Par: Audrey Lebel, Médecin de Soins Palliatifs – Hôpital Saint Louis - APHP /
Publié le : 27 juin 2023
En tant que médecin de soins palliatifs, je suis confrontée à des patients qui se présentent à ma consultation en disant : « Docteur, je veux mourir ! ». Dans ces situations, je commence par analyser la situation médicale, évaluer l’espérance de vie du patient en face de moi, qui va souvent de quelques mois à quelques semaines, puis j’essaie enfin de comprendre ce qui sous-tend cette demande. Les motifs sont multiples, mais le plus souvent médiée par des symptômes non soulagés.
Durant ces entretiens, on parle de la vie et de la mort en général, puis de leur vie et de leur mort. Cela permet de découvrir qui ils sont et de cerner leurs objectifs quotidiens, les relations avec leurs proches, et l’ensemble des choses qu’ils souhaitent faire avant leur décès. Nous évaluons ensemble comment améliorer leur qualité de vie en fonction de leurs objectifs et ce dont ils ont besoin pour les réaliser. L’aspect principal de ces échanges est de replacer les patients au centre de leur prise en charge, de leur faire dire ce qu’ils veulent au-delà de la maladie car, comme l’indique Georges Canguilhem, « La frontière entre le normal et le pathologique est […] imprécise pour des individus multiples considérés simultanément mais elle est précise pour un seul et même individu considéré successivement. »
Dans la demande de mort exprimée par les patients que je rencontre, il y a la volonté de maitriser le lieu et le moment de leur décès. La peur de vivre des souffrances à l’approche de l’agonie, la peur de voir leurs proches les veiller. Même si mon expérience me fait dire que plus on s’approche du décès, plus l’être humain redouble d’énergie pour maintenir le dialogue avec ses proches, l’aide active à mourir semble nécessaire pour juguler l’angoisse de mort de tout un chacun.
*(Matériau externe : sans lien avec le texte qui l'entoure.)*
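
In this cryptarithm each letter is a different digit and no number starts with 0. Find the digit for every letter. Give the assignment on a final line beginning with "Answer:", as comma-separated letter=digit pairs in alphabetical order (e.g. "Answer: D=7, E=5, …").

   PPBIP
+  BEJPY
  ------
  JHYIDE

Step 1. [J] the sum has 6 digits but both addends have 5; that extra leading digit J is the final carry, namely 1 ⇒ J=1.
Step 2. [col 1: P + Y ≡ E (mod 10)] Y=4 is one option consistent with column 1 (P + Y ≡ E (mod 10), carry-in 0) — take it ⇒ Y=4.
Step 3. [col 1: P + Y ≡ E (mod 10)] P=5 is one option consistent with column 1 (P + Y ≡ E (mod 10), carry-in 0) — take it ⇒ P=5.
Step 4. [col 1: P + Y ≡ E (mod 10)] in column 1 we have P+Y≡E with carry-in 0; given P=5, Y=4 and digits 1,4,5 already taken and all letters distinct, that pins E to 9 ⇒ E=9.
Step 5. [col 2: I + P ≡ D (mod 10)] D=3 is one option consistent with column 2 (I + P ≡ D (mod 10), carry-in 0) — take it. So D=3.
Step 6. [col 2: I + P ≡ D (mod 10)] from column 2 (P=5, D=3, carry-in 0, digits 1,3,4,5,9 already taken and all letters distinct): I must equal 8. So I=8.
Step 7. [col 3: B + J ≡ I (mod 10)] from column 3 (J=1, I=8, carry-in 1, digits 1,3,4,5,8,9 already taken and all letters distinct): B must equal 6 ⇒ B=6.
Step 8. [col 5: P + B ≡ H (mod 10)] column 5 reads P+B+carry(1)=H with P=5, B=6; with digits 1,3,4,5,6,8,9 already taken and all letters distinct, the only value for H is 2, so H=2.

Answer: B=6, D=3, E=9, H=2, I=8, J=1, P=5, Y=4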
L’aide active à mourir pourrait donc s’envisager chez un sujet ayant connaissance de sa maladie, de son pronostic, comme ultime acte d’autonomie décisionnelle : « Je sais que je vais mourir de ma maladie M, et je ne veux pas vivre les semaines/mois qui me restent à vivre. Je veux mourir ici et maintenant ».
Le soignant doit-il/peut-il être impliqué dans cette décision ? Le médecin peut-il le proposer ? Dès lors qu’un sujet meurt, toute relation de soin disparait puisqu’il faut deux sujets pour définir cette relation. Lorsque le geste de prescrire ou d’administrer un produit létal apparait, la relation devient faussée dans le prisme futur de la disparition du sujet.
L’aide active à mourir, définie comme un geste autonome et non réalisé par un soignant, ne nie ni la relation de soin, ni la vocation du soignant. Soigner et traiter n’étant pas synonymes mais complémentaires. Le soignant soigne et propose afin que le patient décide et se traite.
Dans une relation de soins palliatifs non médiée par la prescription/administration d’un traitement létal mais dans laquelle le patient sait qu’il peut y avoir accès, une relation de soin thérapeutique peut s’instaurer.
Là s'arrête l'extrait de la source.